これにより、役割と責任の所在も明確になる。
その小集団のリーダーが、一つの会社を経営しているような意識を生み出す。
各現場の小さな集団であるため、コミュニケーションも緊密になり、社員もリーダーと意識を共有しながら収益向上のための工夫や改善に努めるようになる。
収支結果は、月ごとに企業全体に向けてオープンにされるが、収支報告は、簡易な「時間当たり採算」の算出システムを採用している。
独立採算制であるため、社内でのモノのやり取りも収支として計上される。全社開示となるため、人件費は含まれないことが多い。

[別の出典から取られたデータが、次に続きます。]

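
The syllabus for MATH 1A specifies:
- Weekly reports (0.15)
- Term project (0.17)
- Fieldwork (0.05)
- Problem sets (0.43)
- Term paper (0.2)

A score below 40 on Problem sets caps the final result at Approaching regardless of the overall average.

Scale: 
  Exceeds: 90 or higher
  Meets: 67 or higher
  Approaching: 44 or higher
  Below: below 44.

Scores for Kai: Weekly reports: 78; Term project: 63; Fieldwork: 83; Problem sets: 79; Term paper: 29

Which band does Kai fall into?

Problem sets score 79 ≥ 40: minimum met.
Weighted total:
  Weekly reports 78 × 0.15 = 11.7
  Term project 63 × 0.17 = 10.71
  Fieldwork 83 × 0.05 = 4.15
  Problem sets 79 × 0.43 = 33.97
  Term paper 29 × 0.2 = 5.8
Sum = 66.33
66.33 is ≥ 44 and < 67 → Approaching

Approaching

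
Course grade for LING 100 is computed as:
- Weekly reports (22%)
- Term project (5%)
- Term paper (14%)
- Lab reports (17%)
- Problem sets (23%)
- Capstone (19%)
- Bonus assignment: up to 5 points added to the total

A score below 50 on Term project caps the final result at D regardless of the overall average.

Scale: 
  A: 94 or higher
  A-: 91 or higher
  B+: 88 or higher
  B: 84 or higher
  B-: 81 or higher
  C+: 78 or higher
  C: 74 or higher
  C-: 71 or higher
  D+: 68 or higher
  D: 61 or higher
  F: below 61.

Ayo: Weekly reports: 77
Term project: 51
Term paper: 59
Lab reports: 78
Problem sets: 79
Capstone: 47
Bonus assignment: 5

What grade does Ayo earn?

Term project score 51 ≥ 50: minimum met.
Weighted total:
  Weekly reports 77 × 0.22 = 16.94
  Term project 51 × 0.05 = 2.55
  Term paper 59 × 0.14 = 8.26
  Lab reports 78 × 0.17 = 13.26
  Problem sets 79 × 0.23 = 18.17
  Capstone 47 × 0.19 = 8.93
Sum = 68.11
Bonus assignment: 68.11 + 5 = 73.11
73.11 is ≥ 71 and < 74 → C-

C-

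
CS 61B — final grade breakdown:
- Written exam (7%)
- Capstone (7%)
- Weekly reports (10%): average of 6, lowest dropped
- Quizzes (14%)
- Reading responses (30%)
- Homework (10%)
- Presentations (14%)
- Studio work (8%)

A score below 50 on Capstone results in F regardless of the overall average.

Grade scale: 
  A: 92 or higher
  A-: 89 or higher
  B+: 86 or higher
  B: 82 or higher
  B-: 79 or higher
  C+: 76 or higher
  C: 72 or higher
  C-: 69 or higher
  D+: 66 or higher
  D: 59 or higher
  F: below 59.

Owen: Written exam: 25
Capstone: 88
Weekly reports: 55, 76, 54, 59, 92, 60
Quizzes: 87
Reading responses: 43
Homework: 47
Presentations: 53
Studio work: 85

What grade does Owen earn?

F

Weekly reports: drop 54 → average of remaining 5 = 342/5 = 68.4
Capstone score 88 ≥ 50: minimum met.
Weighted total:
  Written exam 25 × 0.07 = 1.75
  Capstone 88 × 0.07 = 6.16
  Weekly reports 68.4 × 0.1 = 6.84
  Quizzes 87 × 0.14 = 12.18
  Reading responses 43 × 0.3 = 12.9
  Homework 47 × 0.1 = 4.7
  Presentations 53 × 0.14 = 7.42
  Studio work 85 × 0.08 = 6.8
Sum = 58.75
58.75 < 59 → F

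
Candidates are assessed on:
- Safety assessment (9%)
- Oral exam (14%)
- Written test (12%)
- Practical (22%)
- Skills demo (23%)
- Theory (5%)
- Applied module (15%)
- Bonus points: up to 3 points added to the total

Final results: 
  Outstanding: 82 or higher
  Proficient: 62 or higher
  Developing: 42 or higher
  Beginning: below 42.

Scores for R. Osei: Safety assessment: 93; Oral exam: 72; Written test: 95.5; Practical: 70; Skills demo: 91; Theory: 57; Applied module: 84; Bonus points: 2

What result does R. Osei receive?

Outstanding

Weighted total:
  Safety assessment 93 × 0.09 = 8.37
  Oral exam 72 × 0.14 = 10.08
  Written test 95.5 × 0.12 = 11.46
  Practical 70 × 0.22 = 15.4
  Skills demo 91 × 0.23 = 20.93
  Theory 57 × 0.05 = 2.85
  Applied module 84 × 0.15 = 12.6
Sum = 81.69
Bonus points: 81.69 + 2 = 83.69
83.69 ≥ 82 → Outstanding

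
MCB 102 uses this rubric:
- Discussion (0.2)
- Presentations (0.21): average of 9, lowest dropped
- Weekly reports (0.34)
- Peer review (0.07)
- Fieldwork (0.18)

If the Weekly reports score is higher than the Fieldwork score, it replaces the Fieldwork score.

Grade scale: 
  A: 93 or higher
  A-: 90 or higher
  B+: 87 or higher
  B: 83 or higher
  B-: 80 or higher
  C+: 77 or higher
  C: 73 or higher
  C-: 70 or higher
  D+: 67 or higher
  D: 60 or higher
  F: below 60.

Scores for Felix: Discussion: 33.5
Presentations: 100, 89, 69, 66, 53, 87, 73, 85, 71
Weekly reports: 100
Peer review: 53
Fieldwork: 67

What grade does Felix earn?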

代替指標として、小集団内の総労働時間が使われることがある。これにより、各集団の比較も可能となる。
このような仕組みによって、社員の当事者意識を促すとともに、どのように動けば収益や付加価値の創造につながるのかもわかりやすくなる。
経営者も企業内の隅々までの状況を明確に把握することができる。
環境の変化に応じて、タイミングを逃さず分裂や廃止の措置をとり、企業の維持・成長のための体制を整えられる。
採算が取れなければその小集団は透明性の保たれた認識のもとに消滅することになる。
このような代謝により、組織への貢献意欲と責任を助長する。
ボトムアップの報告だけでなく、トップダウンの状況報告も担当部署を設置して徹底される。
情報システムを活用し、財務会計の知識がなくてもわかりやすい形に加工されたデータが個々のリーダーに伝えられる工夫がなされている。
アメーバ経営の目的は、すべての部門が市場価値や価格に意識を向けることにある。
コスト削減のための改善を繰り返すだけでは、内部意識に留まってしまい、収益に対する意識が醸成できない。
すべての社員の意識を目の前の仕事だけでなく、経営に向けさせる。
この慣習が人材の育成にもつながっていくことを目指すものである。
有名な経営手法でありながら、コンサルティングファームの面接等で話題になることはそこまで多くない。
しかし、著名であるがゆえにアメーバ経営に関連する話題が出てくる際には、当然知っているものとして議論が進められる可能性があるため、押さえておきたい用語である。